If you’ve sat up at 3 AM reading creepypastas about obscure games being found at yard sales that may or may not be haunted Petscop might be right up your ally as that’s pretty much what this is in video form. There are subtle elements shared between these mediums, albeit without reaching the “hyper realism” level of absurdity that creepypastas tend to end up on by turning everything up to eleven in an attempt to scare the reader.
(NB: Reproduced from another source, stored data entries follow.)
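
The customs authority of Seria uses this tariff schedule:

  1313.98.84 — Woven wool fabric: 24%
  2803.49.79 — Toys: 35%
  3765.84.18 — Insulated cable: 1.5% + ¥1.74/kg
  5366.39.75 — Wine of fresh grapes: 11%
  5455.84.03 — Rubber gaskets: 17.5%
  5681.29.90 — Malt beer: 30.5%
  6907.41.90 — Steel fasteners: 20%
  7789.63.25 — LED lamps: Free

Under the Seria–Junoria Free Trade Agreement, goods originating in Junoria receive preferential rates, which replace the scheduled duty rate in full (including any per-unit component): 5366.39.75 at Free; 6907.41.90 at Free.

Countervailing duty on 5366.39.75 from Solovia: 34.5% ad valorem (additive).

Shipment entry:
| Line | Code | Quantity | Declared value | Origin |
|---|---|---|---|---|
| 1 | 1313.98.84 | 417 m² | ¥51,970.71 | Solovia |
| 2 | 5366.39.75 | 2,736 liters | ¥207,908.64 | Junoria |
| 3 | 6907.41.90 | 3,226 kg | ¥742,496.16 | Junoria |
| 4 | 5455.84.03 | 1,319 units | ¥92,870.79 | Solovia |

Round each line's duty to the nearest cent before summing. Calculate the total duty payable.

Line 1 (1313.98.84, Solovia, 417 m², ¥51,970.71):
Base rate for 1313.98.84 is 24%.
Duty = ¥51,970.71 × 24% = ¥12,472.97.
Line 2 (5366.39.75, Junoria, 2,736 liters, ¥207,908.64):
Base rate for 5366.39.75 is 11%.
Origin Junoria qualifies under the Seria–Junoria agreement and 5366.39.75 is covered: preferential rate Free applies instead.
The additional-duty order on 5366.39.75 targets Solovia, not Junoria; it does not apply.
Duty = ¥207,908.64 × 0% = ¥0.00.
Line 3 (6907.41.90, Junoria, 3,226 kg, ¥742,496.16):
Base rate for 6907.41.90 is 20%.
Origin Junoria qualifies under the Seria–Junoria agreement and 6907.41.90 is covered: preferential rate Free applies instead.
Duty = ¥742,496.16 × 0% = ¥0.00.
Line 4 (5455.84.03, Solovia, 1,319 units, ¥92,870.79):
Base rate for 5455.84.03 is 17.5%.
Duty = ¥92,870.79 × 17.5% = ¥16,252.39.
Total = ¥12,472.97 + ¥0.00 + ¥0.00 + ¥16,252.39 = ¥28,725.36.

¥28,725.36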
Petscop is an ongoing webseries revolving around a teenager named Paul who is playing a fictional PS1 game he received as a Christmas present in a blind Let’s Play format. His playthrough starts off innocently enough as footage he made for a friend in order to document the game, but for reasons still largely unknown as of yet he’s pretty much forced against his will to keep playing and recording footage of it for an audience to see. Clues are scattered all throughout this series in the form of single frame occurrences, odd sound cues and cryptic dialogue intended for the viewers to pick apart and attempt to piece together the full story with. I won’t give away a lot of plot details, but let me tell you it gets pretty intense later on. The storyline delves into very dark themes, and is certainly intended for a mature audience so keep that in mind.
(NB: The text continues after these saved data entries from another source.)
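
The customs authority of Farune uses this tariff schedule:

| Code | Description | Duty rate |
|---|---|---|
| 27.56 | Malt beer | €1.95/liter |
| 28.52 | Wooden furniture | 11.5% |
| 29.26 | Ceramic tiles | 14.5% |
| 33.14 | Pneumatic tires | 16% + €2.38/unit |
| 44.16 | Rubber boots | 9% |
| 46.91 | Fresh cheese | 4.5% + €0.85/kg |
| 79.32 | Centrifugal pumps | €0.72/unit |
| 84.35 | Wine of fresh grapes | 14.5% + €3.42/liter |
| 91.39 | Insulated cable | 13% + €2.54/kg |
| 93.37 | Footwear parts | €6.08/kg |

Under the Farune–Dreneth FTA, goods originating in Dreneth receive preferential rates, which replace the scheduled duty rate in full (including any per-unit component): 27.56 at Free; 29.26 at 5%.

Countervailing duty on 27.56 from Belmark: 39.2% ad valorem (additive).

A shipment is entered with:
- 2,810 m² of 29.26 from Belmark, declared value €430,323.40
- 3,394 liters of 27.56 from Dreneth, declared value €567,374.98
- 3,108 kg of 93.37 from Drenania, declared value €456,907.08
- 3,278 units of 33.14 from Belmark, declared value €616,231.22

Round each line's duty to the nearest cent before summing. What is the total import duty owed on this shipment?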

Dispite only discovering it, I’ve binged watched the entire thing (12 episodes as of writing this piece) and it’s quite unbelievable how well all these elements mesh together in order to make a compelling, but very disturbing narrative.
First off, there’s the fact that the game looks so authentic. It really taps into the whole bizzarro world factor many old PS1 games share with their low resolution graphics and limited draw distance that ups the creepy factor on its own. Dispite likely not being a complete playable game they intend to release once the series is over, someone has actually programmed this to function properly for the scenes required and gone to some lengths to make it as true to our childhood as they possibly could.
Secondly, the horror element is done just right in my opinion. Besides intentional cheesiness meant to replicate that of an actual Let’s Play, nothing is really over the top. At times it even comes off of as slightly mundane, but it’s the feeling of uncertainty and not knowing what to expect that keeps you on the edge of your seat throughout. While I’m on the topic, the sound design is phenomenal. There are in-game noises for footsteps, dialogue prompts and picking up collectibles that really adds to the immersion and builds the atmosphere of the in-game world in a way that is very unique to this series.
Lastly, there’s Paul himself. As a protagonist he’s definitely charismatic enough to lead the series and his performance throughout is highly believable. His jump cuts and occasional stutters lend well to the idea that he’s recording himself playing a game. There’s even certain points where he leaves the footage on when he’s not present in order to experiment with game progression. His reactions are quite subdued, which compliments the games subtle nature nicely and makes him very complex and well-rounded as you ponder what role he plays in the bigger picture and how he ties into the main narrative.
Overall, I’d definitely recommend Petscope to anyone who is a fan of video game creepypastas but doesn’t mind a series that gradually builds up the horror aspects. It’s a slow burner for sure, but one that I think will be remembered quite fondly with time. Especially among those who have a form of attachment to the PS1 era of games and are familiar with the presentation of Let’s Plays from its origin point and beyond. If this series was available for purchase, I’d buy it in a heartbeat.